Network Vulnerability Scan and Consulting: Comprehensive vulnerability testing with expert guidance (by NetDiligence)

Penetration Testing and Attack Surface Management: Evaluation of internal and external systems by offensive security experts (by NetSPI)

Vulnerability Management Platform: Software for discovering, prioritizing, and remediating vulnerabilities across IT environments (by Tanium)

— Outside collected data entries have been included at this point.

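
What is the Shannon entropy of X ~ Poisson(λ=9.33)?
2.5261 nats

We have X ~ Poisson(λ=9.33).

The Shannon entropy measures the uncertainty or information content of the distribution.

For a Poisson distribution with λ=9.33:
H(X) = 2.5261 nats

(In bits, this would be 3.6443 bits.)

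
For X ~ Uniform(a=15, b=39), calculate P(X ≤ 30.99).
0.666250

We have X ~ Uniform(a=15, b=39).

The CDF gives us P(X ≤ k).

Using the CDF:
P(X ≤ 30.99) = 0.666250

This means there's approximately a 66.6% chance that X is at most 30.99.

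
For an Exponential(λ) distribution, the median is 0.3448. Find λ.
λ = 2.0103

For X ~ Exponential(λ), the CDF is F(x) = 1 - e^(-λx).
The median m satisfies F(m) = 0.5:
1 - e^(-λm) = 0.5
e^(-λm) = 0.5
λm = ln(2)
m = ln(2) / λ

Given m = 0.3448:
λ = ln(2) / 0.3448 = 0.693147 / 0.3448 = 2.0103

Verification: ln(2) / 2.0103 = 0.3448 ✓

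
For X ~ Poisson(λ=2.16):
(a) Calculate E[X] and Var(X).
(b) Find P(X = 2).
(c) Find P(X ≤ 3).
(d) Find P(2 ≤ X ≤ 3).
(a) E[X] = 2.1600, Var(X) = 2.1600
(b) P(X = 2) = 0.269030
(c) P(X ≤ 3) = 0.827160
(d) P(2 ≤ X ≤ 3) = 0.462732

We have X ~ Poisson(λ=2.16).

(a) Moments:
E[X] = 2.1600
Var(X) = 2.1600
σ = √Var(X) = 1.4697

(b) Point probability using PMF:
P(X = 2) = 0.269030

(c) Cumulative probability using CDF:
P(X ≤ 3) = F(3) = 0.827160

(d) Range probability:
P(2 ≤ X ≤ 3) = P(X ≤ 3) - P(X ≤ 1)
                   = F(3) - F(1)
                   = 0.827160 - 0.364427
                   = 0.462732

This means approximately 46.3% of outcomes fall in the interval [2, 3].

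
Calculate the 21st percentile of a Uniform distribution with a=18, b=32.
20.9400

We have X ~ Uniform(a=18, b=32).

We want to find x such that P(X ≤ x) = 0.21.

This is the 21st percentile, which means 21% of values fall below this point.

Using the inverse CDF (quantile function):
x = F⁻¹(0.21) = 20.9400

Verification: P(X ≤ 20.9400) = 0.21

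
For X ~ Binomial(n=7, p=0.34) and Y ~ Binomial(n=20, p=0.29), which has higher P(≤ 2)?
X has higher probability (P(X ≤ 2) = 0.5553 > P(Y ≤ 2) = 0.0433)

Compute P(≤ 2) for each distribution:

X ~ Binomial(n=7, p=0.34):
P(X ≤ 2) = 0.5553

Y ~ Binomial(n=20, p=0.29):
P(Y ≤ 2) = 0.0433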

Chubb’s Vulnerability Management Outreach program offers a proactive approach to cybersecurity, helping businesses stay ahead of potential threats. By combining timely alerts, personalized support, and access to advanced tools and services, Chubb empowers its policyholders to maintain a strong security posture in an increasingly complex digital landscape. 

Email: Is the Digital Door Propped Open For Identity Hijackers? 

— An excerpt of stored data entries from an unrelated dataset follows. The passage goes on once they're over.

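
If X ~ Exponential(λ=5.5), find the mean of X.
0.1818

We have X ~ Exponential(λ=5.5).

For an Exponential distribution with λ=5.5:
E[X] = 0.1818

This is the expected (average) value of X.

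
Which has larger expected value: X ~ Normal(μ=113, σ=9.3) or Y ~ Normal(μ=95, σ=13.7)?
X has larger mean (113.0000 > 95.0000)

Compute the expected value for each distribution:

X ~ Normal(μ=113, σ=9.3):
E[X] = 113.0000

Y ~ Normal(μ=95, σ=13.7):
E[Y] = 95.0000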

This document discusses the growing threat of Business Email Compromise (BEC) attacks and the importance of Multi-Factor Authentication (MFA) in preventing them.

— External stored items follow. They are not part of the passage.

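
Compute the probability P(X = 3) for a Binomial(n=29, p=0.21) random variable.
0.073745

We have X ~ Binomial(n=29, p=0.21).

For a Binomial distribution, the PMF gives us the probability of each outcome.

Using the PMF formula:
P(X = 3) = 0.073745

Rounded to 4 decimal places: 0.0737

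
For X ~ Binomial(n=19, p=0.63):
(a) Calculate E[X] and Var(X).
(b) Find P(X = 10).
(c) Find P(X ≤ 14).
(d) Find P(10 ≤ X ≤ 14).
(a) E[X] = 11.9700, Var(X) = 4.4289
(b) P(X = 10) = 0.118247
(c) P(X ≤ 14) = 0.887813
(d) P(10 ≤ X ≤ 14) = 0.766522

We have X ~ Binomial(n=19, p=0.63).

(a) Moments:
E[X] = 11.9700
Var(X) = 4.4289
σ = √Var(X) = 2.1045

(b) Point probability using PMF:
P(X = 10) = 0.118247

(c) Cumulative probability using CDF:
P(X ≤ 14) = F(14) = 0.887813

(d) Range probability:
P(10 ≤ X ≤ 14) = P(X ≤ 14) - P(X ≤ 9)
                   = F(14) - F(9)
                   = 0.887813 - 0.121291
                   = 0.766522

This means approximately 76.7% of outcomes fall in the interval [10, 14].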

The Threat of Business Email Compromise

BEC attacks involve cybercriminals hijacking or impersonating corporate email accounts to defraud companies. In 2019, the FBI received over 467,000 complaints, resulting in more than $3.5 billion in losses. These attacks often target businesses of all sizes and can involve:

• Impersonating executives to request urgent fund transfers
• Redirecting legitimate invoice payments to criminal-controlled accounts
• Exploiting personal transactions like real estate purchases

Why BEC Attacks Succeed

• Reliance on email as the primary communication method
• Trust in familiar senders and urgency of requests
• Social engineering techniques exploiting human behavior
• Inadequate security measures, particularly weak passwords

Multi-Factor Authentication as a Solution

MFA is presented as an effective defense against BEC attacks. It requires two or more proofs of identity, typically involving:

1. Something you know (e.g., password)
2. Something you have (e.g., smartphone)
3. Something you are (e.g., biometrics)

Implementing MFA

The document emphasizes that MFA is:

• Available for most popular web services
• Often easy to set up and use
• Highly effective in preventing unauthorized access

Additional Security Measures

• Microsoft Secure Score: A tool to measure and improve overall security posture
• Encouraging partners and vendors also to implement MFA
• Ongoing vigilance and security awareness

Chubb stress that implementing MFA is one of the most critical and cost-effective cybersecurity controls businesses and individuals should adopt. By adding this extra layer of security, organizations can significantly reduce their risk of falling victim to BEC attacks and other forms of cybercrime.

Preparing Companies for the New SEC Cyber Regulations

Chubb outlines its approach to helping public companies navigate the new SEC Cyber Regulations, which took effect on December 18, 2023. The regulations require publicly traded companies to report material cyber breach events within four business days of discovery.

Chubb’s Offerings:

• Comprehensive cyber insurance and Directors and Officers (D&O) liability coverage
• Access to expert guidance, including Cyber Incident Response Coaches
• Risk reduction services, such as cyber security tools and incident response preparation
• Global reach, with the ability to issue local D&O liability policies in over 40 countries

SEC Rule Components:

1. Disclosure of Material Cybersecurity Incidents
2. Disclosure of Cyber Risk Management and Strategy
3. Disclosure of Cybersecurity Governance

Mullen Coughlin LLC Partnership:

• Provides legal expertise on the SEC ruling
• Offers assistance in assessing compliance and developing appropriate policies and procedures
• Specializes in data privacy and security law

Recommendations for Public Companies

• Consult with legal advisors to understand the SEC Rule’s impact
• Develop playbooks for assessing the materiality of cybersecurity threats
• Conduct privileged assessments of current compliance posture
• Revise existing policies and procedures to align with SEC Rule requirements
• Document diligence and compliance from a governance standpoint

This document emphasizes Chubb’s commitment to offering comprehensive risk management solutions tailored to the evolving regulatory landscape. It highlights the importance of a holistic approach to risk, combining insurance coverage with expert guidance and preventive measures.